30 de mar de 2017

PT e Psol Recorrem Ao STF Para Anular Aprovação Do Projeto Da Terceirização

Em mandado de segurança, partidos oposicionistas acusam Maia de ter agido de maneira arbitrária ao anular parecer já aprovado por comissão e indicar novo relator, que liberou a terceirização em todas as atividades de uma empresa

O PT e o PSOL pediram nesta noite (29) ao Supremo Tribunal Federal (STF) que anule a aprovação do projeto de lei que libera, de maneira irrestrita, as contratações por terceirização. Em mandado de segurança, os dois partidos questionam a legalidade da decisão do presidente da Câmara, Rodrigo Maia (DEM-RJ), de anular parecer da Comissão de Trabalho sobre a proposta de terceirização.
Para os oposicionistas, Maia agiu arbitrariamente, em decisão monocrática, ao anular o parecer já aprovado pela comissão e ao indicar novo relator, que liberou a terceirização em todas as atividades de uma empresa. Na sessão, de 22 de março, o líder do Psol, Glauber Braga (RJ), contestou a decisão do presidente da Câmara, pedindo que fosse apreciada a versão da Comissão do Trabalho. A solicitação foi rejeitada por Maia.

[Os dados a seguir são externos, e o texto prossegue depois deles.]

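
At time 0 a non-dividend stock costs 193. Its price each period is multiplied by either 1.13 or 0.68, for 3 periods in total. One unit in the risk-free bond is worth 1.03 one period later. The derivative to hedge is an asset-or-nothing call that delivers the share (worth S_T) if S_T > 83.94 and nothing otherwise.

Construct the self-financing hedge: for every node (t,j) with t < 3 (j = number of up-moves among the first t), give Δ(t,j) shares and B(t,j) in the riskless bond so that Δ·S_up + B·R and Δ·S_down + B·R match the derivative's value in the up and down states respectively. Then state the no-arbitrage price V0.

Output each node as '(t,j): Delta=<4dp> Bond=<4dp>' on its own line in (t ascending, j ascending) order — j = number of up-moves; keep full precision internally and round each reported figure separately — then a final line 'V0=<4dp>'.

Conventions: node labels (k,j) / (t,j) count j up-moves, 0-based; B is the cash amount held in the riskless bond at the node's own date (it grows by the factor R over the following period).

No-arbitrage ⇒ martingale measure with p* = (R−d)/(u−d) = 0.7778.
At maturity the claim pays: V(3,0)=0.0000, V(3,1)=100.8448, V(3,2)=167.5804, V(3,3)=278.4791
  t=2,j=0: stock 89.2432 → up 100.8448 (V=100.8448), down 60.6854 (V=0.0000). Price 76.1503; hedge Δ=2.5111, bond B=-147.9492.
  t=2,j=1: stock 148.3012 → up 167.5804 (V=167.5804), down 100.8448 (V=100.8448). Price 148.3012; hedge Δ=1.0000, bond B=0.0000.
  t=2,j=2: stock 246.4417 → up 278.4791 (V=278.4791), down 167.5804 (V=167.5804). Price 246.4417; hedge Δ=1.0000, bond B=0.0000.
  t=1,j=0: stock 131.2400 → up 148.3012 (V=148.3012), down 89.2432 (V=76.1503). Price 128.4152; hedge Δ=1.2217, bond B=-31.9200.
  t=1,j=1: stock 218.0900 → up 246.4417 (V=246.4417), down 148.3012 (V=148.3012). Price 218.0900; hedge Δ=1.0000, bond B=0.0000.
  t=0,j=0: stock 193.0000 → up 218.0900 (V=218.0900), down 131.2400 (V=128.4152). Price 192.3906; hedge Δ=1.0325, bond B=-6.8867.
Sanity check at the root: Δ(0,0)·S0 + B(0,0) reproduces V0 = 192.3906.

(0,0): Delta=1.0325 Bond=-6.8867
(1,0): Delta=1.2217 Bond=-31.9200
(1,1): Delta=1.0000 Bond=0.0000
(2,0): Delta=2.5111 Bond=-147.9492
(2,1): Delta=1.0000 Bond=0.0000
(2,2): Delta=1.0000 Bond=0.0000
V0=192.3906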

Os autores do mandado de segurança acusam o presidente da Câmara de agir com arbitrariedade e impor “mordaça” em quem discorda de suas decisões. “O Supremo Tribunal Federal deve rechaçar tal prática e enterrar de vez o modus operandi inaugurado pelo ex-presidente Eduardo Cunha”, afirmam as legendas. Entre os casos apontados por eles está a votação da PEC da maioridade penal. Na ocasião, Cunha determinou nova votação depois que o Plenário não alcançou os votos necessários para mudança na Constituição.

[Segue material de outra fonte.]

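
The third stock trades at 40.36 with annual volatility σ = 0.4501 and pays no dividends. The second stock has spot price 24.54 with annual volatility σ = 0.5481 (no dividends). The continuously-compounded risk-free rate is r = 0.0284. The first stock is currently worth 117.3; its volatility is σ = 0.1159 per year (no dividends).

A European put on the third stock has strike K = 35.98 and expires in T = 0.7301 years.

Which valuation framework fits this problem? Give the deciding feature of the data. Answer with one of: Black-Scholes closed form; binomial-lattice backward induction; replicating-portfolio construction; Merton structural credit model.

Key observation: with the third stock following a GBM at constant σ and r, the European put struck at 35.98 prices in closed form — nothing here needs a stepwise model or a balance sheet.

framework: Black-Scholes closed form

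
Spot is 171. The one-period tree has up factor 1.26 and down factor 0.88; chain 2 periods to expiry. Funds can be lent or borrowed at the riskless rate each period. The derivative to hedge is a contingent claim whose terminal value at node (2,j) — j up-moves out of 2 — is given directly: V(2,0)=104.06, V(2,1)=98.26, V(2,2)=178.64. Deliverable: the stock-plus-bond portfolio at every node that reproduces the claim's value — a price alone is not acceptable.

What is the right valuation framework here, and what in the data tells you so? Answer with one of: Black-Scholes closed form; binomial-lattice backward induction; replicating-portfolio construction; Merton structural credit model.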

A ação é assinada pela bancada do Psol – Glauber Braga, Chico Alencar (RJ), Edmilson Rodrigues (PA), Ivan Valente (SP), Jean Wyllys (RJ) e Luiza Erundina (SP) – e pelo deputado José Guimarães (PT-CE).
Parecer de 2008
A anulação do parecer da Comissão de Trabalho, de 2008, foi determinada por Maia, ao aceitar recurso do deputado Benito Gama (PTB-BA) contra o parecer.  O texto anulado excluía outros itens, como a responsabilidade subsidiária, o trabalho temporário em alguns casos de greve previstos em lei e uma tabela progressiva de capital social das empresas de terceirização.

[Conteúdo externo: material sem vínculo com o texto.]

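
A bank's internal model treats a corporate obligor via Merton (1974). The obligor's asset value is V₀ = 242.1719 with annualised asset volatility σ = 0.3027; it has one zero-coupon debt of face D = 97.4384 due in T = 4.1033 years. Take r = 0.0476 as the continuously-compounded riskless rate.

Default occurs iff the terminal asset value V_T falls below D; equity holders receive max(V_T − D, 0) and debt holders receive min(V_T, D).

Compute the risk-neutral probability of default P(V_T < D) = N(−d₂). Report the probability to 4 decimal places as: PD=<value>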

Com isso, o relator, Laércio Oliveira (SD-SE), deu parecer em plenário pela Comissão de Constituição e Justiça e de Cidadania (CCJ) e pela Comissão de Trabalho, de Administração e Serviço Público.
A sessão que aprovou o teor do projeto de lei que tramitava no Congresso há 19 anos durou mais de nove horas. Ao final da discussão, 231 deputados votaram a favor do texto, 188 contra e 8 abstenções. Enquanto membros da oposição alegam que as mudanças geram insegurança ao trabalhador, a base do governo afirma que, ao regulamentar a terceirização, a legislação trabalhista em vigor será modernizada.
Inconstitucionalidade
O Psol aguarda apenas a sanção do presidente Michel Temer ao texto da terceirização para entrar com uma Ação Direta de Inconstitucionalidade (ADI) no Supremo Tribunal Federal (STF) contra a proposta. Segundo o líder da legenda, deputado Glauber Braga (RJ), “a lei terceiriza toda e qualquer relação de trabalho e fere conceitos constitucionais”.
O Psol já anunciou que recorrerá ao Supremo caso o presidente Michel Temer sancione o texto aprovado pela Câmara. Na ação direta de inconstitucionalidade, o partido argumentará, entre outros pontos, que a proposta, ao permitir a terceirização irrestrita da atividade fim no serviço público, fere o princípio constitucional do acesso a cargos públicos via concurso público. “A medida judicial será contra esta terceirização total e irrestrita, que não garante os direitos de quem já é terceirizado. Ela representa precarização, e nós do Psol vamos lutar para que essa arbitrariedade não permaneça”, afirma o líder da bancada, Glauber Braga.